Every now and then I get a little lost
The strings all get tangled
The wires all get crossed
Every now and then I’m right upon the edge
Danglin’ my toes out over the ledge

I just thank God you’re here

When I’m a bullet shot out of a gun
When I’m a firecracker comin’ undone
When I’m a fugitive ready to run
All wild-eyed and crazy
No matter where my reckless soul takes me
Gavin, you save me

I don’t know how you do it
I’m not sure how you know
The perfect thing to say
To save me from myself
You’re the angel that believes in me
Like nobody else

And I thank God you do

When I’m a ship tossed around on the waves
Up on a high wire that’s ready to break
When I’ve had just about all I can take

Gavin, you...

Baby, you save me

Happy birthday! Mommy loves you ~ you're her hero :)

Friday, January 6, 2012


A few months ago I read an article that still haunts me. I don’t remember all of the specifics, but the part that hovers in my mind is this: In a survey,  4% of the women asked said they thought they were beautiful.


Only four percent. It literally sickens me.

It’s not like I’m going to sit here and lie by saying that I believe every woman I’ve ever come across fits personal idea of beauty. But I can quite confidently say that a MUCH larger percentage of the women I encounter are beautiful.

In general, I think the problem is that too many people are making the terrible mistake of believing beauty is some kind of competition. Well, damn, of course they do.  Just think about an actual beauty pageant. EVERY contestant in the pageant is attractive (or else, duh, they wouldn’t have qualified to compete), yet all the focus is on narrowing it down to who is the MOST attractive. Don’t miss the point – I don’t have a position, good or bad, when it comes to the things. I’m just saying that life is not a beauty pageant. Your own beauty is not determined by a comparison to someone else.

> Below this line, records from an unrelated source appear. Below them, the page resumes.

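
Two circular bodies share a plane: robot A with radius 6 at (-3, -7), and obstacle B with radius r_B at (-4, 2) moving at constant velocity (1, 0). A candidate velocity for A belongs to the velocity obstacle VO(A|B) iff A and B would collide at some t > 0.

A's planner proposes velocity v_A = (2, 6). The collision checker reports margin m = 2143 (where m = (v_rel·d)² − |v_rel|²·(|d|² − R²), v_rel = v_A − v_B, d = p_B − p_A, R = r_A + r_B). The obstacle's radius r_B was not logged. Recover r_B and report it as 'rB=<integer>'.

m = 2143
d = (-1, 9);  v_rel = (1, 6),  |v_rel|² = 37
v_rel×d = (1)·(9) − (6)·(-1) = 15
since m = R²·37 − 15²:  R² = (225 + 2143) / 37 = 64
R = √64 = 8  ⇒  r_B = 8 − 6 = 2

rB=2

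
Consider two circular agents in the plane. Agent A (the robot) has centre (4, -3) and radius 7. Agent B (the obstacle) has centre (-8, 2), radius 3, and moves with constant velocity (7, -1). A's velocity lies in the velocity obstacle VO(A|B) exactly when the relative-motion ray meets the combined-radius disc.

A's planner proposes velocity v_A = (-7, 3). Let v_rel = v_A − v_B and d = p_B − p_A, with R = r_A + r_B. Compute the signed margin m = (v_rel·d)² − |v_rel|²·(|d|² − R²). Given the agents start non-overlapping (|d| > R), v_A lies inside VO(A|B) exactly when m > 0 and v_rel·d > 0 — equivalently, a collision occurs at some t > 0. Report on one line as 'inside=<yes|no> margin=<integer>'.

d = (-12, 5),  |d|² = 169;  R = 7+3 = 10,  c = 169−10² = 69
v_rel = (-14, 4),  |v_rel|² = 212;  v_rel·d = (-14)·(-12) + (4)·(5) = 188
212·t² − 376·t + 69 = 0  ⇒  m = 188² − 212·69 = 20716
m = 20716 > 0,  v_rel·d = 188 > 0  ⇒  inside

inside=yes margin=20716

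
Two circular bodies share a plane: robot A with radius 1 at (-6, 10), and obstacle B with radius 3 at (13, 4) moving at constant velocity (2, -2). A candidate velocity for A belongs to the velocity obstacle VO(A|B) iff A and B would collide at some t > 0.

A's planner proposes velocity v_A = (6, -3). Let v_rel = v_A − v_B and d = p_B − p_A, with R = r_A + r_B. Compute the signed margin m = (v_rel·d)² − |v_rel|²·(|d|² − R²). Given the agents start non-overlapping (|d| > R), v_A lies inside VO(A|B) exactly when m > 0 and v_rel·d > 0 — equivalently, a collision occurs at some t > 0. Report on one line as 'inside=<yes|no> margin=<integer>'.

d = (19, -6),  |d|² = 397;  R = 1+3 = 4,  c = 397−4² = 381
v_rel = (4, -1),  |v_rel|² = 17;  v_rel·d = (4)·(19) + (-1)·(-6) = 82
17·t² − 164·t + 381 = 0  ⇒  m = 82² − 17·381 = 247
m = 247 > 0,  v_rel·d = 82 > 0  ⇒  inside

inside=yes margin=247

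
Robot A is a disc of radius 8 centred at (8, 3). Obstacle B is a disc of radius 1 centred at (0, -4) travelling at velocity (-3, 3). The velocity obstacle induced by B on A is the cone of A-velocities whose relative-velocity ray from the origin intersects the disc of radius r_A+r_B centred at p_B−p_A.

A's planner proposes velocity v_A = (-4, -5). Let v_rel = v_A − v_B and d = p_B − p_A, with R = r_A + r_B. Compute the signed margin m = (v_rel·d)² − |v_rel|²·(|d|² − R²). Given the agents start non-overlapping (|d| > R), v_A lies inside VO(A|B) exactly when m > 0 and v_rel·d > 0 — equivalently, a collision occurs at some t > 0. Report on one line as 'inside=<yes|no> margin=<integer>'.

d = (-8, -7),  |d|² = 113;  R = 8+1 = 9,  c = 113−9² = 32
v_rel = (-1, -8),  |v_rel|² = 65;  v_rel·d = (-1)·(-8) + (-8)·(-7) = 64
65·t² − 128·t + 32 = 0  ⇒  m = 64² − 65·32 = 2016
m = 2016 > 0,  v_rel·d = 64 > 0  ⇒  inside

inside=yes margin=2016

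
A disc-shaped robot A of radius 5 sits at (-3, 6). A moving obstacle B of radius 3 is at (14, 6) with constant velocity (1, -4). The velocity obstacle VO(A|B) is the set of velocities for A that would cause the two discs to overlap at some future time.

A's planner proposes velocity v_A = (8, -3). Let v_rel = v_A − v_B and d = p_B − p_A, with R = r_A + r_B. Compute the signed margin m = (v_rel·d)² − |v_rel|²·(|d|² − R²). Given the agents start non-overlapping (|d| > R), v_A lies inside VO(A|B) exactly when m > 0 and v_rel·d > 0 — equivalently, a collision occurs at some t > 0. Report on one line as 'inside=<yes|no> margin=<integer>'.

d = (17, 0),  |d|² = 289;  R = 5+3 = 8,  c = 289−8² = 225
v_rel = (7, 1),  |v_rel|² = 50;  v_rel·d = (7)·(17) + (1)·(0) = 119
50·t² − 238·t + 225 = 0  ⇒  m = 119² − 50·225 = 2911
m = 2911 > 0,  v_rel·d = 119 > 0  ⇒  inside

inside=yes margin=2911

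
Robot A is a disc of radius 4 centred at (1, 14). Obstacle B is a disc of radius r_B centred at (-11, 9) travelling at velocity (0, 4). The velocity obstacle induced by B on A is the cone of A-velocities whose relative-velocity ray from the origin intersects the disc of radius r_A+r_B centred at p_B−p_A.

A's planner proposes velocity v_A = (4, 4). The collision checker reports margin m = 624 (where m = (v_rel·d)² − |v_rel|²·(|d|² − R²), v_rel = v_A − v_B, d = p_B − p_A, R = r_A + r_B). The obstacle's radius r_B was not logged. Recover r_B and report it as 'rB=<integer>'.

m = 624
d = (-12, -5);  v_rel = (4, 0),  |v_rel|² = 16
v_rel×d = (4)·(-5) − (0)·(-12) = -20
since m = R²·16 − (-20)²:  R² = (400 + 624) / 16 = 64
R = √64 = 8  ⇒  r_B = 8 − 4 = 4

rB=4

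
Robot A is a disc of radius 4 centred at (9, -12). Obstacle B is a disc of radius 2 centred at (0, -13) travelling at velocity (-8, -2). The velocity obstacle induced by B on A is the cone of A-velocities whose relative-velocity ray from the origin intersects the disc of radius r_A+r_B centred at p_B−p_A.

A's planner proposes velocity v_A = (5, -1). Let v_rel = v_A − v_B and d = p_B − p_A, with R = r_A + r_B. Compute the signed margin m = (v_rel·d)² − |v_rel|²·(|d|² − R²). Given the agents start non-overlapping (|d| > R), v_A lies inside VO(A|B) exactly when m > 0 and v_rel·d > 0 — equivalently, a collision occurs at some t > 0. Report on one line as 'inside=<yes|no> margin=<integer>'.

d = (-9, -1),  |d|² = 82;  R = 4+2 = 6,  c = 82−6² = 46
v_rel = (13, 1),  |v_rel|² = 170;  v_rel·d = (13)·(-9) + (1)·(-1) = -118
170·t² + 236·t + 46 = 0  ⇒  m = (-118)² − 170·46 = 6104
m = 6104 > 0,  v_rel·d = -118 < 0  ⇒  outside

inside=no margin=6104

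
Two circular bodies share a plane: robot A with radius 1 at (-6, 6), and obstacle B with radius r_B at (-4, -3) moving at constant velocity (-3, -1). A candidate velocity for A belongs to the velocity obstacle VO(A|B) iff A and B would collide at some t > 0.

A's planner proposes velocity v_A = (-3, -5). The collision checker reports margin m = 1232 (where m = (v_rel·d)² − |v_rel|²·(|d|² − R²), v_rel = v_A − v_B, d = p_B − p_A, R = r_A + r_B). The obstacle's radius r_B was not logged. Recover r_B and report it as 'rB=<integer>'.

m = 1232
d = (2, -9);  v_rel = (0, -4),  |v_rel|² = 16
v_rel×d = (0)·(-9) − (-4)·(2) = 8
since m = R²·16 − 8²:  R² = (64 + 1232) / 16 = 81
R = √81 = 9  ⇒  r_B = 9 − 1 = 8

rB=8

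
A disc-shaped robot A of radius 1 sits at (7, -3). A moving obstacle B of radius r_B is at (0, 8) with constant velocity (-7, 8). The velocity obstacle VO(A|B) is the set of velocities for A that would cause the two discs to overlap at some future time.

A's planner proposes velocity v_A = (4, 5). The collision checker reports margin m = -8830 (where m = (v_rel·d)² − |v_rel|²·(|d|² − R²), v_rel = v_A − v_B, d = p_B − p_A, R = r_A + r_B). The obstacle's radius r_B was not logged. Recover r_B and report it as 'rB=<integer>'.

m = -8830
d = (-7, 11);  v_rel = (11, -3),  |v_rel|² = 130
v_rel×d = (11)·(11) − (-3)·(-7) = 100
since m = R²·130 − 100²:  R² = (10000 + -8830) / 130 = 9
R = √9 = 3  ⇒  r_B = 3 − 1 = 2

rB=2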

Go read that last line one more time.

I looked up the definition of beautiful and it gave me pleasant chills:
Having qualities that give great pleasure or satisfaction to see, hear, think about, etc; 
delighting the senses or mind

See, I understand the sentiment behind the cliché, but beauty is in fact, more than skin-deep. Allow the most genuine version of yourself to radiate from within, and you’ll notice a beauty on the outside that is breathtaking.

Surely you’ve experienced this with others? You think someone is “cute” but then, the more you are around that person and the negative attributes that dominate their behavior, you start to question how you ever thought that person attractive in the first place. And the reverse is true – you think someone is “average at best” but before you know it, you’re overwhelmed with that person’s essence.

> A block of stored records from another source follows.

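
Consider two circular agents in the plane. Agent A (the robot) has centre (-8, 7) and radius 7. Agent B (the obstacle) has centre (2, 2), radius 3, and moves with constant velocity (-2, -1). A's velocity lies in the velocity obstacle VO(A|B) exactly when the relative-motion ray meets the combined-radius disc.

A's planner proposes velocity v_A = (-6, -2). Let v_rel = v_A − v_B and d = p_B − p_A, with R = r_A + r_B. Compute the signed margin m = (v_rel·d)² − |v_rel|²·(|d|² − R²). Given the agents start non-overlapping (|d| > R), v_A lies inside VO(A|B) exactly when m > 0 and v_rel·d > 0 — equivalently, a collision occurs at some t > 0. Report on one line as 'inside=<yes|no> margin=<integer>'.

d = (10, -5),  |d|² = 125;  R = 7+3 = 10,  c = 125−10² = 25
v_rel = (-4, -1),  |v_rel|² = 17;  v_rel·d = (-4)·(10) + (-1)·(-5) = -35
17·t² + 70·t + 25 = 0  ⇒  m = (-35)² − 17·25 = 800
m = 800 > 0,  v_rel·d = -35 < 0  ⇒  outside

inside=no margin=800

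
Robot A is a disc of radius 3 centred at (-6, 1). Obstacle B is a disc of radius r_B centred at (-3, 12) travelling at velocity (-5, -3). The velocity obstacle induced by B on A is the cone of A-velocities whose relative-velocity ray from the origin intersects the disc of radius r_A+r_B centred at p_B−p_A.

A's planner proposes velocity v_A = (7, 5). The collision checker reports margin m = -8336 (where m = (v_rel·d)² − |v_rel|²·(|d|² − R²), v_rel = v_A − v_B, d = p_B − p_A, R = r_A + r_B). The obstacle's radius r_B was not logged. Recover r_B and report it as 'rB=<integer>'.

m = -8336
d = (3, 11);  v_rel = (12, 8),  |v_rel|² = 208
v_rel×d = (12)·(11) − (8)·(3) = 108
since m = R²·208 − 108²:  R² = (11664 + -8336) / 208 = 16
R = √16 = 4  ⇒  r_B = 4 − 3 = 1

rB=1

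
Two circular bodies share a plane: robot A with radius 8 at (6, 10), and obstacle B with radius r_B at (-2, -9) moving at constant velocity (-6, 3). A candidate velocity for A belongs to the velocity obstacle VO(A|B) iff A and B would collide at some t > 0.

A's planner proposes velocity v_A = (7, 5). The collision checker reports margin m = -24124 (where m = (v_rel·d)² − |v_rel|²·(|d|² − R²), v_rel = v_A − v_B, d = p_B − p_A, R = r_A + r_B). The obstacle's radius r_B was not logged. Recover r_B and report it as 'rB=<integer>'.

m = -24124
d = (-8, -19);  v_rel = (13, 2),  |v_rel|² = 173
v_rel×d = (13)·(-19) − (2)·(-8) = -231
since m = R²·173 − (-231)²:  R² = (53361 + -24124) / 173 = 169
R = √169 = 13  ⇒  r_B = 13 − 8 = 5

rB=5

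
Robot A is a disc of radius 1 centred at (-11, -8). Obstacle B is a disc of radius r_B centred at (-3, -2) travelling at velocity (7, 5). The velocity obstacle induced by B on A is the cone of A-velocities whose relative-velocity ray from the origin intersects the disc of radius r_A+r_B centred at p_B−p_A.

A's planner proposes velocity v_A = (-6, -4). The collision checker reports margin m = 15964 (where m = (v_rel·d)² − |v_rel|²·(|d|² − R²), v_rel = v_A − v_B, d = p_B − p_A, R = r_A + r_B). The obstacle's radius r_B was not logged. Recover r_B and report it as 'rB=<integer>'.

m = 15964
d = (8, 6);  v_rel = (-13, -9),  |v_rel|² = 250
v_rel×d = (-13)·(6) − (-9)·(8) = -6
since m = R²·250 − (-6)²:  R² = (36 + 15964) / 250 = 64
R = √64 = 8  ⇒  r_B = 8 − 1 = 7

rB=7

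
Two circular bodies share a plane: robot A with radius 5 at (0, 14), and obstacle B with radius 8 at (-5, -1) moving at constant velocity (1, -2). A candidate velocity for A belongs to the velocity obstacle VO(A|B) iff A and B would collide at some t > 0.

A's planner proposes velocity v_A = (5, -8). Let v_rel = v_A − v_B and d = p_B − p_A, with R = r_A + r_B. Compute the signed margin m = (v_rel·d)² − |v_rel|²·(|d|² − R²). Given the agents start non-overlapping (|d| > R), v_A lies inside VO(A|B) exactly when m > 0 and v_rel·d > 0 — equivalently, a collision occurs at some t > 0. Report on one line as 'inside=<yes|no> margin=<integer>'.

d = (-5, -15),  |d|² = 250;  R = 5+8 = 13,  c = 250−13² = 81
v_rel = (4, -6),  |v_rel|² = 52;  v_rel·d = (4)·(-5) + (-6)·(-15) = 70
52·t² − 140·t + 81 = 0  ⇒  m = 70² − 52·81 = 688
m = 688 > 0,  v_rel·d = 70 > 0  ⇒  inside

inside=yes margin=688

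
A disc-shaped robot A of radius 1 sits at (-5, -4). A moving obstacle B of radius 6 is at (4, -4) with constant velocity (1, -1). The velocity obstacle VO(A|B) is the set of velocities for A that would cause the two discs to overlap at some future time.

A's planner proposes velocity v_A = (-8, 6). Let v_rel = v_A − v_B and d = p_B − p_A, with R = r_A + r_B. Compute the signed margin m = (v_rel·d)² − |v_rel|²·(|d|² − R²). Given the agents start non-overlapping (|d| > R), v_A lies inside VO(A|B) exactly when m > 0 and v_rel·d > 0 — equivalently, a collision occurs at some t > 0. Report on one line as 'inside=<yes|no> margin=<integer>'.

d = (9, 0),  |d|² = 81;  R = 1+6 = 7,  c = 81−7² = 32
v_rel = (-9, 7),  |v_rel|² = 130;  v_rel·d = (-9)·(9) + (7)·(0) = -81
130·t² + 162·t + 32 = 0  ⇒  m = (-81)² − 130·32 = 2401
m = 2401 > 0,  v_rel·d = -81 < 0  ⇒  outside

inside=no margin=2401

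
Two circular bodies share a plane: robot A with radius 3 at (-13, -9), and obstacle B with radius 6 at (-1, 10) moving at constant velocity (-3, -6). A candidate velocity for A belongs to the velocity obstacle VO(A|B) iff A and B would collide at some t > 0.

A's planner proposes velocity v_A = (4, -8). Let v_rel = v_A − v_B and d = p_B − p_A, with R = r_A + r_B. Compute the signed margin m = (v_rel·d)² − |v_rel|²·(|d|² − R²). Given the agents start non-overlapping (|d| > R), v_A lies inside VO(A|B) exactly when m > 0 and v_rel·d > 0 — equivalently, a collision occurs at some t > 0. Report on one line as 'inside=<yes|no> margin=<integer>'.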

I encourage you to take care of your physical appearance – brush your teeth and wash your hair and dress in clothes that fit properly and exercise, etc.  But understand this: If you want to see yourself as beautiful, you have to see yourself.

This may make you laugh, but hopefully that’ll help you remember it. In order to be beautiful, you have to  be-YOU-ful. (Not necessarily arrogant or selfish, but you – and not someone else’s interpretation of you, or what you think will make somebody like you more.)

In hopes of raising that pathetic percentage I mentioned earlier, I’m offering these two basic suggestions to sum it all up:

 Don’t wait for someone else to tell you you’re beautiful before you believe it.
BUT having said that,
Take the advice once given to me, “Don’t question the beauty someone sees in you.”